Giovanni Lo Celso was part of a Dallas scene built around Lionel Messi’s record chase, with hundreds of Argentina soccer fans gathering at Klyde Warren Park ahead of Saturday’s match against Jordan. Messi had already broken the all-time World Cup scoring record on Monday at Dallas Stadium, and that gave the local buildup a second layer beyond a simple pregame crowd.
Klyde Warren Park in Dallas
Hundreds of Argentina soccer fans at Klyde Warren Park signal more than turnout. They show a concentrated public presence in Dallas before a World Cup match, the kind of crowd that turns a park into an unofficial gathering point rather than just a waiting area.
The scale matters because “hundreds” is the only count available, but it still places the scene well past a handful of early arrivals. For a city-based soccer moment, that is enough to show the match has pulled supporters into one place before Saturday.
Messi at Dallas Stadium
Lionel Messi’s Monday record at Dallas Stadium changed the frame around the gathering. He now leads the Golden Boot race, so the fan turnout is not happening in isolation; it is happening while the tournament’s most tracked scorer is still setting the pace.
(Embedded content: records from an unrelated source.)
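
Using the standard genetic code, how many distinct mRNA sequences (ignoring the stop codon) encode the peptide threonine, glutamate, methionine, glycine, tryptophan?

Thr: 4 codons.
Glu: 2 codons.
Met: 1 codon.
Gly: 4 codons.
Trp: 1 codon.
4 × 2 × 1 × 4 × 1 = 32.

32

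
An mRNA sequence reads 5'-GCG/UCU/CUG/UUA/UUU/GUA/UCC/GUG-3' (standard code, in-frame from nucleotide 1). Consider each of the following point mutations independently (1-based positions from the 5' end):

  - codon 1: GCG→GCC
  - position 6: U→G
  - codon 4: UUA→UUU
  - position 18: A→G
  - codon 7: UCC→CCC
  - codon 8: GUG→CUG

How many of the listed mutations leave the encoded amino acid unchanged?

3

Codon 1: GCG (Ala) → GCC (Ala) — synonymous.
Codon 2: UCU (Ser) → UCG (Ser) — synonymous.
Codon 4: UUA (Leu) → UUU (Phe) — missense.
Codon 6: GUA (Val) → GUG (Val) — synonymous.
Codon 7: UCC (Ser) → CCC (Pro) — missense.
Codon 8: GUG (Val) → CUG (Leu) — missense.
Synonymous: 3 of 6.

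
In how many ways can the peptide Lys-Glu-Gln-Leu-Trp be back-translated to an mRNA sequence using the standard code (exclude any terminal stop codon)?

48

Lys: 2 codons.
Glu: 2 codons.
Gln: 2 codons.
Leu: 6 codons.
Trp: 1 codon.
2 × 2 × 2 × 6 × 1 = 48.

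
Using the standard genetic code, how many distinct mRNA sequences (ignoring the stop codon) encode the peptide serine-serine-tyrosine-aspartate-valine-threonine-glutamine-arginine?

Ser: 6 codons.
Ser: 6 codons.
Tyr: 2 codons.
Asp: 2 codons.
Val: 4 codons.
Thr: 4 codons.
Gln: 2 codons.
Arg: 6 codons.
6 × 6 × 2 × 2 × 4 × 4 × 2 × 6 = 27648.

27648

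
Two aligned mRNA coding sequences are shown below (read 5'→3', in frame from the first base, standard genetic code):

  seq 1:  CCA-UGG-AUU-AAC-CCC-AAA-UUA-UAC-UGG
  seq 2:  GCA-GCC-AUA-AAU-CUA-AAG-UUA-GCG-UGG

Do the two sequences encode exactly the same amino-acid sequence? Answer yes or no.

no

Codon 1: CCA Pro / GCA Ala — nonsynonymous.
Codon 2: UGG Trp / GCC Ala — nonsynonymous.
Codon 3: AUU Ile / AUA Ile — synonymous.
Codon 4: AAC Asn / AAU Asn — synonymous.
Codon 5: CCC Pro / CUA Leu — nonsynonymous.
Codon 6: AAA Lys / AAG Lys — synonymous.
Codon 7: UUA Leu / UUA Leu — identical.
Codon 8: UAC Tyr / GCG Ala — nonsynonymous.
Codon 9: UGG Trp / UGG Trp — identical.
Nonsynonymous differences: 4 → different protein.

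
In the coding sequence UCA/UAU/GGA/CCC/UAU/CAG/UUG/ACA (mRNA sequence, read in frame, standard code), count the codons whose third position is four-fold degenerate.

Codon 1 UCA (Ser): third position 4-fold.
Codon 2 UAU (Tyr): third position 2-fold.
Codon 3 GGA (Gly): third position 4-fold.
Codon 4 CCC (Pro): third position 4-fold.
Codon 5 UAU (Tyr): third position 2-fold.
Codon 6 CAG (Gln): third position 2-fold.
Codon 7 UUG (Leu): third position 2-fold.
Codon 8 ACA (Thr): third position 4-fold.
Four-fold degenerate third positions: 4.

4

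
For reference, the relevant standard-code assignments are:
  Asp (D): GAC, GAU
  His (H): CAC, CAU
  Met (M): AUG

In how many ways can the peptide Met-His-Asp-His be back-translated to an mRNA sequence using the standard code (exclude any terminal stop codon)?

8

Met: 1 codon.
His: 2 codons.
Asp: 2 codons.
His: 2 codons.
1 × 2 × 2 × 2 = 8.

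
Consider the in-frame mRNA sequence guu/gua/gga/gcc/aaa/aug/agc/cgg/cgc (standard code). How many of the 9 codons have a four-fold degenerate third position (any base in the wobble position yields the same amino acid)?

Codon 1 GUU (Val): third position 4-fold.
Codon 2 GUA (Val): third position 4-fold.
Codon 3 GGA (Gly): third position 4-fold.
Codon 4 GCC (Ala): third position 4-fold.
Codon 5 AAA (Lys): third position 2-fold.
Codon 6 AUG (Met): third position 1-fold.
Codon 7 AGC (Ser): third position 2-fold.
Codon 8 CGG (Arg): third position 4-fold.
Codon 9 CGC (Arg): third position 4-fold.
Four-fold degenerate third positions: 6.

6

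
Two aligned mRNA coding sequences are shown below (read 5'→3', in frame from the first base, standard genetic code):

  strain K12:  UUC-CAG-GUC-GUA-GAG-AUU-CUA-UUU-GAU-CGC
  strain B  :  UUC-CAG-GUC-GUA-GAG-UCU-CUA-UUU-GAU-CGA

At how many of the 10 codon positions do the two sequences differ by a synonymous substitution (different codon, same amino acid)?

1

Codon 1: UUC Phe / UUC Phe — identical.
Codon 2: CAG Gln / CAG Gln — identical.
Codon 3: GUC Val / GUC Val — identical.
Codon 4: GUA Val / GUA Val — identical.
Codon 5: GAG Glu / GAG Glu — identical.
Codon 6: AUU Ile / UCU Ser — nonsynonymous.
Codon 7: CUA Leu / CUA Leu — identical.
Codon 8: UUU Phe / UUU Phe — identical.
Codon 9: GAU Asp / GAU Asp — identical.
Codon 10: CGC Arg / CGA Arg — synonymous.
Synonymous differences: 1.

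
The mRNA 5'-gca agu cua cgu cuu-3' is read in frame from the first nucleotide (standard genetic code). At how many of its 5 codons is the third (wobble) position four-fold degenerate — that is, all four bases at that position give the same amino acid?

4

Codon 1 GCA (Ala): third position 4-fold.
Codon 2 AGU (Ser): third position 2-fold.
Codon 3 CUA (Leu): third position 4-fold.
Codon 4 CGU (Arg): third position 4-fold.
Codon 5 CUU (Leu): third position 4-fold.
Four-fold degenerate third positions: 4.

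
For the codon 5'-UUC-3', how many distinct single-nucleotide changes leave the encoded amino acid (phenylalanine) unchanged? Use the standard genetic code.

Position 1: none → 0 synonymous.
Position 2: none → 0 synonymous.
Position 3: UUU → 1 synonymous.
Total: 0 + 0 + 1 = 1.

1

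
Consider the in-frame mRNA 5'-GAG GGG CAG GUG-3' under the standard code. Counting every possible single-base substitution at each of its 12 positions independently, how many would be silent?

8

Codon 1 (GAG, Glu): 1 synonymous substitution.
Codon 2 (GGG, Gly): 3 synonymous substitutions.
Codon 3 (CAG, Gln): 1 synonymous substitution.
Codon 4 (GUG, Val): 3 synonymous substitutions.
Total: 1 + 3 + 1 + 3 = 8.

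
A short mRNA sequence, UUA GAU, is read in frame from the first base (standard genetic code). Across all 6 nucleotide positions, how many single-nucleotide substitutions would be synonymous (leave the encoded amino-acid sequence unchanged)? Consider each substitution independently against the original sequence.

3

Codon 1 (UUA, Leu): 2 synonymous substitutions.
Codon 2 (GAU, Asp): 1 synonymous substitution.
Total: 2 + 1 = 3.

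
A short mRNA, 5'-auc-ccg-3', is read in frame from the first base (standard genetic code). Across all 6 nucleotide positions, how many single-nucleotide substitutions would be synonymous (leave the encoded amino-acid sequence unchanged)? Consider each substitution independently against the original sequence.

5

Codon 1 (AUC, Ile): 2 synonymous substitutions.
Codon 2 (CCG, Pro): 3 synonymous substitutions.
Total: 2 + 3 = 5.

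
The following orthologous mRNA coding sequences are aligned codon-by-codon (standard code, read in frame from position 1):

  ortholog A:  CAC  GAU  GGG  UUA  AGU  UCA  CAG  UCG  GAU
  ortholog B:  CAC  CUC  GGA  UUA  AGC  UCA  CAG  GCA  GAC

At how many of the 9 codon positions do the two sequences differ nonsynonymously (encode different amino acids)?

Codon 1: CAC His / CAC His — identical.
Codon 2: GAU Asp / CUC Leu — nonsynonymous.
Codon 3: GGG Gly / GGA Gly — synonymous.
Codon 4: UUA Leu / UUA Leu — identical.
Codon 5: AGU Ser / AGC Ser — synonymous.
Codon 6: UCA Ser / UCA Ser — identical.
Codon 7: CAG Gln / CAG Gln — identical.
Codon 8: UCG Ser / GCA Ala — nonsynonymous.
Codon 9: GAU Asp / GAC Asp — synonymous.
Nonsynonymous differences: 2.

2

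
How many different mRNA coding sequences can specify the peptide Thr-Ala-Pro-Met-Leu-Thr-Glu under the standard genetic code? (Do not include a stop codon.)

3072

Thr: 4 codons.
Ala: 4 codons.
Pro: 4 codons.
Met: 1 codon.
Leu: 6 codons.
Thr: 4 codons.
Glu: 2 codons.
4 × 4 × 4 × 1 × 6 × 4 × 2 = 3072.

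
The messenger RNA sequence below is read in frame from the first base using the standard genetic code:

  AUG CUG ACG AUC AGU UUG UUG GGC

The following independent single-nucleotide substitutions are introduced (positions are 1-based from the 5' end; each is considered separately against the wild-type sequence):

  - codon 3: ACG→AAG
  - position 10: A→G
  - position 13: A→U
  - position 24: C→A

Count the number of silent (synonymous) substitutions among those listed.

Codon 3: ACG (Thr) → AAG (Lys) — missense.
Codon 4: AUC (Ile) → GUC (Val) — missense.
Codon 5: AGU (Ser) → UGU (Cys) — missense.
Codon 8: GGC (Gly) → GGA (Gly) — synonymous.
Synonymous: 1 of 4.

1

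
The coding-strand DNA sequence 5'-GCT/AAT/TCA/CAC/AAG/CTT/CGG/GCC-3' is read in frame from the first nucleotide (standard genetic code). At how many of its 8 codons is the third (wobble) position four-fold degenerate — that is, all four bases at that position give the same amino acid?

Codon 1 GCT (Ala): third position 4-fold.
Codon 2 AAT (Asn): third position 2-fold.
Codon 3 TCA (Ser): third position 4-fold.
Codon 4 CAC (His): third position 2-fold.
Codon 5 AAG (Lys): third position 2-fold.
Codon 6 CTT (Leu): third position 4-fold.
Codon 7 CGG (Arg): third position 4-fold.
Codon 8 GCC (Ala): third position 4-fold.
Four-fold degenerate third positions: 5.

5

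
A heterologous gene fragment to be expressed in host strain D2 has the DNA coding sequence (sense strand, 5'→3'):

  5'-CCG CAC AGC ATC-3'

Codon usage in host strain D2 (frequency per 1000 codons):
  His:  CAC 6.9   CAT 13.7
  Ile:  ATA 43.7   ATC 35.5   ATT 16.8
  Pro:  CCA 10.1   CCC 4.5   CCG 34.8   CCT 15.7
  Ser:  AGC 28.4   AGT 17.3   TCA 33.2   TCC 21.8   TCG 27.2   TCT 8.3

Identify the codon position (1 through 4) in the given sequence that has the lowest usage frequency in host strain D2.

2

Codon 1 CCG (Pro): 34.8 per 1000.
Codon 2 CAC (His): 6.9 per 1000.
Codon 3 AGC (Ser): 28.4 per 1000.
Codon 4 ATC (Ile): 35.5 per 1000.
Lowest frequency is 6.9 at codon 2.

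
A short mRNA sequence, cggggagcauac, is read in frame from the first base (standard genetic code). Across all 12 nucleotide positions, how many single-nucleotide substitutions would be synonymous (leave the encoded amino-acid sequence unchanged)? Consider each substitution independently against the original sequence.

11

Codon 1 (CGG, Arg): 4 synonymous substitutions.
Codon 2 (GGA, Gly): 3 synonymous substitutions.
Codon 3 (GCA, Ala): 3 synonymous substitutions.
Codon 4 (UAC, Tyr): 1 synonymous substitution.
Total: 4 + 3 + 3 + 1 = 11.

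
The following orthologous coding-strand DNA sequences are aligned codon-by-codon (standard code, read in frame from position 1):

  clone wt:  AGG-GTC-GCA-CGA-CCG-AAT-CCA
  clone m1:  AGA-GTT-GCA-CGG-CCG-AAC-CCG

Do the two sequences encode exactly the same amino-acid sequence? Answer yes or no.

Codon 1: AGG Arg / AGA Arg — synonymous.
Codon 2: GTC Val / GTT Val — synonymous.
Codon 3: GCA Ala / GCA Ala — identical.
Codon 4: CGA Arg / CGG Arg — synonymous.
Codon 5: CCG Pro / CCG Pro — identical.
Codon 6: AAT Asn / AAC Asn — synonymous.
Codon 7: CCA Pro / CCG Pro — synonymous.
Nonsynonymous differences: 0 → same protein.

yes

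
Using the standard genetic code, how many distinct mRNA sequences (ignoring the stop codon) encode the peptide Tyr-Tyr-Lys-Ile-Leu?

144

Tyr: 2 codons.
Tyr: 2 codons.
Lys: 2 codons.
Ile: 3 codons.
Leu: 6 codons.
2 × 2 × 2 × 3 × 6 = 144.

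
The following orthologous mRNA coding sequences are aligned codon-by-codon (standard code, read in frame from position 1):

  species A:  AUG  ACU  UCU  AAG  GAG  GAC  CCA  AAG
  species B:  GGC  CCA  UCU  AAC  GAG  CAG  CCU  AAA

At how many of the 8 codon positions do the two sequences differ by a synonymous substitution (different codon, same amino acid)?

Codon 1: AUG Met / GGC Gly — nonsynonymous.
Codon 2: ACU Thr / CCA Pro — nonsynonymous.
Codon 3: UCU Ser / UCU Ser — identical.
Codon 4: AAG Lys / AAC Asn — nonsynonymous.
Codon 5: GAG Glu / GAG Glu — identical.
Codon 6: GAC Asp / CAG Gln — nonsynonymous.
Codon 7: CCA Pro / CCU Pro — synonymous.
Codon 8: AAG Lys / AAA Lys — synonymous.
Synonymous differences: 2.

2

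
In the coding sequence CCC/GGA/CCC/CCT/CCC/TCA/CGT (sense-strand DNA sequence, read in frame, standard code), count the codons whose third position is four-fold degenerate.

Codon 1 CCC (Pro): third position 4-fold.
Codon 2 GGA (Gly): third position 4-fold.
Codon 3 CCC (Pro): third position 4-fold.
Codon 4 CCT (Pro): third position 4-fold.
Codon 5 CCC (Pro): third position 4-fold.
Codon 6 TCA (Ser): third position 4-fold.
Codon 7 CGT (Arg): third position 4-fold.
Four-fold degenerate third positions: 7.

7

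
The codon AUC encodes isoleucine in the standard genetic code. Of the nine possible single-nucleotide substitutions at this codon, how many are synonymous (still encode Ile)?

Position 1: none → 0 synonymous.
Position 2: none → 0 synonymous.
Position 3: AUU, AUA → 2 synonymous.
Total: 0 + 0 + 2 = 2.

2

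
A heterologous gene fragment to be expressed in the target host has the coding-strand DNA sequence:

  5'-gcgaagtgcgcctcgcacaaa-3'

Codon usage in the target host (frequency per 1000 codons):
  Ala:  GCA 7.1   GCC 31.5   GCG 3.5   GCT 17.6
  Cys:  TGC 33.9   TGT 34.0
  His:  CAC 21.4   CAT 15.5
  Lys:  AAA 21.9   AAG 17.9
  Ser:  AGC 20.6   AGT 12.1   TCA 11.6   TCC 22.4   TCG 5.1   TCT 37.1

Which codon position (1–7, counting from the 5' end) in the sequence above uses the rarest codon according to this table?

Codon 1 GCG (Ala): 3.5 per 1000.
Codon 2 AAG (Lys): 17.9 per 1000.
Codon 3 TGC (Cys): 33.9 per 1000.
Codon 4 GCC (Ala): 31.5 per 1000.
Codon 5 TCG (Ser): 5.1 per 1000.
Codon 6 CAC (His): 21.4 per 1000.
Codon 7 AAA (Lys): 21.9 per 1000.
Lowest frequency is 3.5 at codon 1.

1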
That gives the Dallas crowd a sharper edge. The park gathering reflects interest in Argentina, but the timing ties it to a player-specific performance milestone that has already moved the World Cup conversation beyond the local pre-match scene.
Saturday against Jordan
Saturday is the immediate next checkpoint, and that is what makes the park crowd relevant now. Argentina’s supporters have already started building the atmosphere in Dallas, while Messi’s record gives the match a broader tournament context that extends past one venue.
How many Argentina fans gathered at Klyde Warren Park? The source only goes as far as “hundreds,” but that is enough to say Dallas already has a visible Argentina base in place before Saturday’s match against Jordan.